In the same way, compatibility and smooth upgrading of new communications technologies with existing technologies are important to their success.
Because IPv6 tried to bypass the problem of smooth upgrades, it took more than 20 years to extensive promotion with no hope of real popularity. Till now still want to rely on executive order to make IPv6 forcibly popularize. Due to the large number of Internet users around the world, if you want to achieve IPv4 to IPv6 conversion, it is impossible to complete all the users at the same time; it must be a very long transition period. In the conversion process, if only part of the users adopt IPv6, whether using tunneling mode or dual stack mode for compatibility, the users using IPv6 is actually equivalent to a private network in IPv4, and all its assumed technical advantages cannot play out. In that case, why not just use IPv4’s NAT network instead? IPv6 has now become a political and technical issue in the world of communications, with all operators and users daring to oppose it, even seeming to support it, but not actively embracing it.

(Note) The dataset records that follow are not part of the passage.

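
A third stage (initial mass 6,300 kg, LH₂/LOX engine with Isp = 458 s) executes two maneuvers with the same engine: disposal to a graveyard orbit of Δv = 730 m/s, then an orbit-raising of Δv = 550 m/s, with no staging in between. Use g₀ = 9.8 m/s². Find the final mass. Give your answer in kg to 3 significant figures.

final mass ≈ 4740 kg

v_e = Isp · g₀ = 458 × 9.8 = 4488.4 m/s.
After the first burn: m = 6300 × exp(−730/4488.4) = 6300 × 0.84990 = 5,354.37 kg.
After the second burn: m = 5,354.37 × exp(−550/4488.4) = 5,354.37 × 0.88467 = 4,736.85 kg.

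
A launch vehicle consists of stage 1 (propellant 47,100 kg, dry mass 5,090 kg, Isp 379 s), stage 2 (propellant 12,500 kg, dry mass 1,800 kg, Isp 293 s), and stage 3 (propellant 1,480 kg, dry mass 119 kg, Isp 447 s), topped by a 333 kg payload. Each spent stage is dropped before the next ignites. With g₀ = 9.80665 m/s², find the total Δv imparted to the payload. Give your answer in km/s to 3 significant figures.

Ignition mass of stage 1 = 47,100+5,090 + 12,500+1,800 + 1,480+119 + 333 = 68,422 kg.
Stage 1: m₀ = 68,422 kg, m_f = 68,422 − 47,100 = 21,322 kg; Δv = 379×9.80665×ln(3.209) = 3716.7×1.1660 ≈ 4334 m/s.
Stage 2: m₀ = 16,232 kg, m_f = 16,232 − 12,500 = 3,732 kg; Δv = 293×9.80665×ln(4.349) = 2873.3×1.4700 ≈ 4224 m/s.
Stage 3: m₀ = 1,932 kg, m_f = 1,932 − 1,480 = 452 kg; Δv = 447×9.80665×ln(4.274) = 4383.6×1.4526 ≈ 6368 m/s.
Total Δv = 4334 + 4224 + 6368 = 14926 m/s.

Δv ≈ 14.9 km/s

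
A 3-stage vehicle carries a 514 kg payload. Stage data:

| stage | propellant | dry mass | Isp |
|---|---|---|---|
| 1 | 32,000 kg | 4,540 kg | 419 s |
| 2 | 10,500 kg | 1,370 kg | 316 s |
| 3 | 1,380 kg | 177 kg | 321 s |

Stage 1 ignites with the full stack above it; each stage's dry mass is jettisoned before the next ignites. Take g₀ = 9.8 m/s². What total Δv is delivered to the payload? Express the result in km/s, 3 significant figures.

Ignition mass of stage 1 = 32,000+4,540 + 10,500+1,370 + 1,380+177 + 514 = 50,481 kg.
Stage 1: m₀ = 50,481 kg, m_f = 50,481 − 32,000 = 18,481 kg; Δv = 419×9.8×ln(2.732) = 4106.2×1.0049 ≈ 4126 m/s.
Stage 2: m₀ = 13,941 kg, m_f = 13,941 − 10,500 = 3,441 kg; Δv = 316×9.8×ln(4.051) = 3096.8×1.3991 ≈ 4333 m/s.
Stage 3: m₀ = 2,071 kg, m_f = 2,071 − 1,380 = 691 kg; Δv = 321×9.8×ln(2.997) = 3145.8×1.0976 ≈ 3453 m/s.
Total Δv = 4126 + 4333 + 3453 = 11912 m/s.

Δv ≈ 11.9 km/s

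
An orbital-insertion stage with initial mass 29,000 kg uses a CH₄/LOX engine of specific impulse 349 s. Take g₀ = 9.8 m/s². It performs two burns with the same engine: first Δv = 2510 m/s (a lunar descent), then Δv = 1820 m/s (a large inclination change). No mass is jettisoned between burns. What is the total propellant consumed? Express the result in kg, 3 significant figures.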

Some people think that the Internet of things is the most suitable for IPv6, it is all decided viewpoints, NB-IOT terminal communication in low frequency, low rate, almost no requirement of communication performance, the NAT technology is the most appropriate, use an IPv4 public address and class A private network address to expand the number of millions of Internet of things terminal. If it is not used on a large scale, the potential technical defects of IPv6 in network devices will not be discovered, and users who adopt IPv6 in the first place may encounter many problems with poor service. It won’t really work until all users adopt IPv6.

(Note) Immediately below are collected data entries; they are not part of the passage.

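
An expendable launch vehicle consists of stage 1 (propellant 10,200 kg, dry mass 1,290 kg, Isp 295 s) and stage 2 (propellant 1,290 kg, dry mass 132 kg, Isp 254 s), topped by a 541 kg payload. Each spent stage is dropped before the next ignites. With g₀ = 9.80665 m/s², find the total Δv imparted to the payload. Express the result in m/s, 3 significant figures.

Δv ≈ 6770 m/s

Ignition mass of stage 1 = 10,200+1,290 + 1,290+132 + 541 = 13,453 kg.
Stage 1: m₀ = 13,453 kg, m_f = 13,453 − 10,200 = 3,253 kg; Δv = 295×9.80665×ln(4.136) = 2893.0×1.4196 ≈ 4107 m/s.
Stage 2: m₀ = 1,963 kg, m_f = 1,963 − 1,290 = 673 kg; Δv = 254×9.80665×ln(2.917) = 2490.9×1.0705 ≈ 2666 m/s.
Total Δv = 4107 + 2666 = 6773 m/s.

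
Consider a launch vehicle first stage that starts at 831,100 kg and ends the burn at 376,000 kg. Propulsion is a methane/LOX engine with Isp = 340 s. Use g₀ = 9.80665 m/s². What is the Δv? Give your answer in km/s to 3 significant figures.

Δv ≈ 2.64 km/s

v_e = Isp · g₀ = 340 × 9.80665 = 3334.3 m/s.
Using Δv = v_e ln(m₀/m_f): Δv = v_e · ln(m₀/m_f) = 3334.3 × ln(2.21) = 3334.3 × 0.7932 ≈ 2644.6 m/s.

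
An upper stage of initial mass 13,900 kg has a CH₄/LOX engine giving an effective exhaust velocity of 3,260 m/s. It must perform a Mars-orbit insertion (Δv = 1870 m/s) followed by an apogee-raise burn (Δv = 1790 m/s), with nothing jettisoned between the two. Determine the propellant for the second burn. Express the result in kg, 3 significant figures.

propellant for the second burn ≈ 3310 kg

After the first burn: m = 13900 × exp(−1870/3260.0) = 13900 × 0.56348 = 7,832.37 kg.
After the second burn: m = 7,832.37 × exp(−1790/3260.0) = 7,832.37 × 0.57748 = 4,523.04 kg.
Second-burn propellant = 7,832.37 − 4,523.04 = 3,309.33 kg.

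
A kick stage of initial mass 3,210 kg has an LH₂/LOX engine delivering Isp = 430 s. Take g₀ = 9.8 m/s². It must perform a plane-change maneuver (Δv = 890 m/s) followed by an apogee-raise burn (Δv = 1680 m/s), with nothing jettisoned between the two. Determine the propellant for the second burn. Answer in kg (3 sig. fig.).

propellant for the second burn ≈ 854 kg

v_e = Isp · g₀ = 430 × 9.8 = 4214.0 m/s.
After the first burn: m = 3210 × exp(−890/4214.0) = 3210 × 0.80961 = 2,598.85 kg.
After the second burn: m = 2,598.85 × exp(−1680/4214.0) = 2,598.85 × 0.67121 = 1,744.37 kg.
Second-burn propellant = 2,598.85 − 1,744.37 = 854.48 kg.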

The Internet based on IPv4 also has many security problems, but people have adapted to it, or made up for it with other technologies, which is a bit of pessimistic to say. So, even if we don’t consider IPv6 huge security problems, if it really can spread so we are also welcome, but because its span is too big to smooth upgrade, IPv4 is simple and effectively enough to solve all IPv6 want to solve the problem at the same time, and IPv6 itself poses far more security problems than it solves. All of the people in the world support it on the surface, and even agree that it is the most ideal technology, but after 100 years, it cannot be popularized. For this reason, the whole society will never end up wasting a lot of resources unnecessarily for a technology that cannot be popularized at all. Don’t assume that all technology changes for the better. Who wants their zip code to keep changing?
Wang Tao, the CEO of Shanghai Lizard Craft Technologies Co., Ltd., an independent director of Yunnan Aluminum Co. Ltd. (000807), a Management consultant of Zhejiang Uniview Technologies Co., Ltd., and the visiting professor of Central University for Nationalities. Nanjing University of Posts and Telecommunications, graduate student of Beijing University of Posts and Telecommunications. Former Vice President of ZTE (000063) International Market, General Manager of Sumavision (300079) International Market, President of Global Investment. He has won five invention patents for network technology, published such academic monographs as “the Manifesto of Communicast Network”, “Beyond War”, “the Population Theory of Ecological Society”, “The Upcoming World War for Food”, “EV Rule All the Land”, “Experiment, Measure and Science”, “Principles of Scientific Economics”. He was the chief editor of the training textbook “Marketing and Strategy” which has been used in ZTE’s internal marketing leading cadres.